The Hang Seng Index was down 3% on Tuesday morning, as investors returned from a long holiday weekend. The index was on track for its worst day in three months and its lowest close since November.
The gauge is among the world's worst index performers this year, down more than 12%. Investors were gripped by worries about China's economic slowdown, a property market slump, and frictions between Beijing and Washington that have caught tech companies in the crosshairs.
Last week, Xu Jiayin, founder and chairman of Evergrande Group, was detained by Chinese authorities on suspicion of crimes, roiling markets and sparking fears the embattled property giant could face liquidation. A potential collapse of the firm could put global markets further on edge and pile pressure on Beijing to revive its troubled real estate sector.

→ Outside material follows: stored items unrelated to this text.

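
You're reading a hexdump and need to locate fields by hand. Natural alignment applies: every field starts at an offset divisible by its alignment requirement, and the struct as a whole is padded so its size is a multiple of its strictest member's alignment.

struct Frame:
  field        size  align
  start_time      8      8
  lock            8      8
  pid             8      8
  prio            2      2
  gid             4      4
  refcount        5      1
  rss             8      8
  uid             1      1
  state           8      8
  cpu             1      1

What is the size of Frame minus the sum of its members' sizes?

19

0..8  start_time  (8B, 8-aligned)
8..16  lock  (8B, 8-aligned)
16..24  pid  (8B, 8-aligned)
24..26  prio  (2B, 2-aligned)
26..28  -- padding (2B)
28..32  gid  (4B, 4-aligned)
32..37  refcount  (5B, 1-aligned)
37..40  -- padding (3B)
40..48  rss  (8B, 8-aligned)
48..49  uid  (1B, 1-aligned)
49..56  -- padding (7B)
56..64  state  (8B, 8-aligned)
64..65  cpu  (1B, 1-aligned)
65..72  -- tail padding (7B)
sizeof = 72, alignof = 8
data bytes 53, size 72 → padding 19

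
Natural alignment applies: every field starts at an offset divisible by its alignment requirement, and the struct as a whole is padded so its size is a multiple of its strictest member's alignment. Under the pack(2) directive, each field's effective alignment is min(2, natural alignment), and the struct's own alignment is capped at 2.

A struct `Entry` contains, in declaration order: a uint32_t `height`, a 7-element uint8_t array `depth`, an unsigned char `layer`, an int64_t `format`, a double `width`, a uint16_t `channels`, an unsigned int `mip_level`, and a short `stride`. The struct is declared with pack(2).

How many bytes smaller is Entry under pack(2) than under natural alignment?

natural layout:
  @0: height [4B, align 4] → 4
  @4: depth [7B, align 1] → 11
  @11: layer [1B, align 1] → 12
  +4 pad (align 8)
  @16: format [8B, align 8] → 24
  @24: width [8B, align 8] → 32
  @32: channels [2B, align 2] → 34
  +2 pad (align 4)
  @36: mip_level [4B, align 4] → 40
  @40: stride [2B, align 2] → 42
  +6 tail pad (align 8)
  size 48, align 8
packed(2) layout:
  @0: height [4B, align 2] → 4
  @4: depth [7B, align 1] → 11
  @11: layer [1B, align 1] → 12
  @12: format [8B, align 2] → 20
  @20: width [8B, align 2] → 28
  @28: channels [2B, align 2] → 30
  @30: mip_level [4B, align 2] → 34
  @34: stride [2B, align 2] → 36
  size 36, align 2
48 − 36 = 12

12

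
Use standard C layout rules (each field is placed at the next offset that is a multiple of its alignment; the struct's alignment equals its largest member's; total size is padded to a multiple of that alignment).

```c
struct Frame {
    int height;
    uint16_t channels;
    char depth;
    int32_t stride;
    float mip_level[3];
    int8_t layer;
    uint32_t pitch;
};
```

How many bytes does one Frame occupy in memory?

0..4  height  (4B, 4-aligned)
4..6  channels  (2B, 2-aligned)
6..7  depth  (1B, 1-aligned)
7..8  -- padding (1B)
8..12  stride  (4B, 4-aligned)
12..24  mip_level  (12B, 4-aligned)
24..25  layer  (1B, 1-aligned)
25..28  -- padding (3B)
28..32  pitch  (4B, 4-aligned)
sizeof = 32, alignof = 4

32 bytes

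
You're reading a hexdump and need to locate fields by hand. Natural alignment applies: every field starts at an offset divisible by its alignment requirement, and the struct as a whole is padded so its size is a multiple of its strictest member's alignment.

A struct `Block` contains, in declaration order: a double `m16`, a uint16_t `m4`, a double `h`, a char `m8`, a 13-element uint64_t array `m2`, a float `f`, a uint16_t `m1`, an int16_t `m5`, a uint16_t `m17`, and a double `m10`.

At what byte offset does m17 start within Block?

@0: m16 [8B, align 8] → 8
@8: m4 [2B, align 2] → 10
+6 pad (align 8)
@16: h [8B, align 8] → 24
@24: m8 [1B, align 1] → 25
+7 pad (align 8)
@32: m2 [104B, align 8] → 136
@136: f [4B, align 4] → 140
@140: m1 [2B, align 2] → 142
@142: m5 [2B, align 2] → 144
@144: m17 [2B, align 2] → 146

144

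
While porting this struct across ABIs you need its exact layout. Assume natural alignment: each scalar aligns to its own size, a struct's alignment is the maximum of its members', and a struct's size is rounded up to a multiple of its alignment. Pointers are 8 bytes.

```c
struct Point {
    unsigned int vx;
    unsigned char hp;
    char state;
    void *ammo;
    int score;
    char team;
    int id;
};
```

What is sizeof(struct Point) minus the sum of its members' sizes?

@0: vx [4B, align 4] → 4
@4: hp [1B, align 1] → 5
@5: state [1B, align 1] → 6
+2 pad (align 8)
@8: ammo [8B, align 8] → 16
@16: score [4B, align 4] → 20
@20: team [1B, align 1] → 21
+3 pad (align 4)
@24: id [4B, align 4] → 28
+4 tail pad (align 8)
size 32, align 8
data bytes 23, size 32 → padding 9

9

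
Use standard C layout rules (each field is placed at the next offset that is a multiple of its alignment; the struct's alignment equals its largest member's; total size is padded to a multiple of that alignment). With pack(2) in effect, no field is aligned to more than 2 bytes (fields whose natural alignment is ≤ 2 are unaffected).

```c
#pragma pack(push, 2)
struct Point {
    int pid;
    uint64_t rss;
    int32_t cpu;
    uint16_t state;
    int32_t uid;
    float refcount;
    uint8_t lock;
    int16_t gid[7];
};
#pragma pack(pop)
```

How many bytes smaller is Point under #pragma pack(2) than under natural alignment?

6

natural layout:
  @0: pid [4B, align 4] → 4
  +4 pad (align 8)
  @8: rss [8B, align 8] → 16
  @16: cpu [4B, align 4] → 20
  @20: state [2B, align 2] → 22
  +2 pad (align 4)
  @24: uid [4B, align 4] → 28
  @28: refcount [4B, align 4] → 32
  @32: lock [1B, align 1] → 33
  +1 pad (align 2)
  @34: gid [14B, align 2] → 48
  size 48, align 8
packed(2) layout:
  @0: pid [4B, align 2] → 4
  @4: rss [8B, align 2] → 12
  @12: cpu [4B, align 2] → 16
  @16: state [2B, align 2] → 18
  @18: uid [4B, align 2] → 22
  @22: refcount [4B, align 2] → 26
  @26: lock [1B, align 1] → 27
  +1 pad (align 2)
  @28: gid [14B, align 2] → 42
  size 42, align 2
48 − 42 = 6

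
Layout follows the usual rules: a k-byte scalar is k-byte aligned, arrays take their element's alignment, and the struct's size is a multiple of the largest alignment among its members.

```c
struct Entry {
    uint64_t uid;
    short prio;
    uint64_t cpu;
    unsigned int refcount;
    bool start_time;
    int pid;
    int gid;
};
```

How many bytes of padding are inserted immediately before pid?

uid at 0 (size 8, align 8) → ends 8
prio at 8 (size 2, align 2) → ends 10
pad 6 to align 8 for cpu
cpu at 16 (size 8, align 8) → ends 24
refcount at 24 (size 4, align 4) → ends 28
start_time at 28 (size 1, align 1) → ends 29
pad 3 to align 4 for pid
pid at 32 (size 4, align 4) → ends 36

3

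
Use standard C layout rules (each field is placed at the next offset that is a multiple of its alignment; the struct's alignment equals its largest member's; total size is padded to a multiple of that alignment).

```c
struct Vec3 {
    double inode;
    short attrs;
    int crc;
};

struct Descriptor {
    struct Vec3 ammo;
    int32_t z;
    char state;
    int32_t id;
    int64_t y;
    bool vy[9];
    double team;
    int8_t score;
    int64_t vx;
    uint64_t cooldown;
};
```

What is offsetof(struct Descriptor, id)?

24

Vec3: @0: inode [8B, align 8] → 8; @8: attrs [2B, align 2] → 10; +2 pad (align 4); @12: crc [4B, align 4] → 16; size 16, align 8
@0: ammo [16B, align 8] → 16
@16: z [4B, align 4] → 20
@20: state [1B, align 1] → 21
+3 pad (align 4)
@24: id [4B, align 4] → 28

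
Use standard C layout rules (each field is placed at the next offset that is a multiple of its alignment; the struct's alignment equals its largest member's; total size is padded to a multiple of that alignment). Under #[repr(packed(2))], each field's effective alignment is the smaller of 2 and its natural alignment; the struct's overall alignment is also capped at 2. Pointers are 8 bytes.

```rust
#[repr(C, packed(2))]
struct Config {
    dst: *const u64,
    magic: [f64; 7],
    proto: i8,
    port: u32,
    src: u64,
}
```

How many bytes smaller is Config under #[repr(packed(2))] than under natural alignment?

2

natural layout:
  @0: dst [8B, align 8] → 8
  @8: magic [56B, align 8] → 64
  @64: proto [1B, align 1] → 65
  +3 pad (align 4)
  @68: port [4B, align 4] → 72
  @72: src [8B, align 8] → 80
  size 80, align 8
packed(2) layout:
  @0: dst [8B, align 2] → 8
  @8: magic [56B, align 2] → 64
  @64: proto [1B, align 1] → 65
  +1 pad (align 2)
  @66: port [4B, align 2] → 70
  @70: src [8B, align 2] → 78
  size 78, align 2
80 − 78 = 2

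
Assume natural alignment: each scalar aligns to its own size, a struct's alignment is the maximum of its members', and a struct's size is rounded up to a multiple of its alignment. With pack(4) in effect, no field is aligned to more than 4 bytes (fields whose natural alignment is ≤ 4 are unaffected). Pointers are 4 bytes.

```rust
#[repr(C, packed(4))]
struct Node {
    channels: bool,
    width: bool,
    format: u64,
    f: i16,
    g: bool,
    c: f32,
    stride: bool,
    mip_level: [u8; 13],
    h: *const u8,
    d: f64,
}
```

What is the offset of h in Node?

36

channels at 0 (size 1, align 1) → ends 1
width at 1 (size 1, align 1) → ends 2
pad 2 to align 4 for format
format at 4 (size 8, align 4) → ends 12
f at 12 (size 2, align 2) → ends 14
g at 14 (size 1, align 1) → ends 15
pad 1 to align 4 for c
c at 16 (size 4, align 4) → ends 20
stride at 20 (size 1, align 1) → ends 21
mip_level at 21 (size 13, align 1) → ends 34
pad 2 to align 4 for h
h at 36 (size 4, align 4) → ends 40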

On Tuesday, shares in Evergrande resumed trading after a three-day halt. They were up 16% to trade at 37 Hong Kong cents (4.7 US cents), only 1% of the value of its peak price in October 2017.
The stock of Evergrande Property Services also resumed trading, down 1.7% to 58 Hong Kong cents. The property services unit of Evergrande said in a filing Monday that its operations remain normal.
Trading in Evergrande New Energy Vehicle, the group's EV arm, remains suspended, pending the release of an announcement about "inside information," the firm said in a filing on Tuesday.
Other property developers plunged, weighing heavily on the market. Country Garden Services, the property services arm of Country Garden, was down 7.7%. Hong Kong real estate firm New World Development was down 7.2%.
The losses come after industry data showed China's 100 biggest developers are still struggling to recover from weak buyer demand.
Total property sales by the top 100 developers dropped 29% in September from a year ago, marking the fourth straight month of declines, according to data published by Shanghai-based research firm China Real Estate Information Corporation (CRIC) on Saturday. They represented a marginal improvement from August, though, which registered a 35% decline.
The marginal improvement was mainly thanks to Beijing's property support over the past month, Nomura analysts said in a research report Tuesday.
However, "continued policy relaxation should stabilize property sales, but is not enough to boost stock market sentiment," they added.
China has rolled out a series of stimulus measures to boost the country's ailing property market, including slashing mortgage rates and scrapping restrictions on home buying in Chinese cities.
Persistently high US rates?
The market sentiment was also weighed by concerns that US interest rates could stay elevated after US Treasury yields hit a 16-year high.
Yields on the 10-year US Treasury, which are considered a proxy for US interest rates, reached 4.7% on Monday, the highest since 2007.
"This yield surge reflects the market's response to messaging from the Federal Reserve, indicating the central bank's commitment to keeping borrowing costs elevated to combat inflation," said Stephen Innes, managing partner for SPI Asset Management.
In Asia-Pacific, Japan's Nikkei 225 dropped 1.3%, and Australia's S&P/ASX 200 lost 1.1%. Chinese and South Korean markets remained shut for public holidays.
In US pre-market trading, Dow futures were down 0.1%. Futures on the S&P 500 and Nasdaq also fell slightly. On Monday, the Dow Jones Industrial Average closed down 0.2%. The S&P 500 Index was flat, and the Nasdaq rose 0.7%.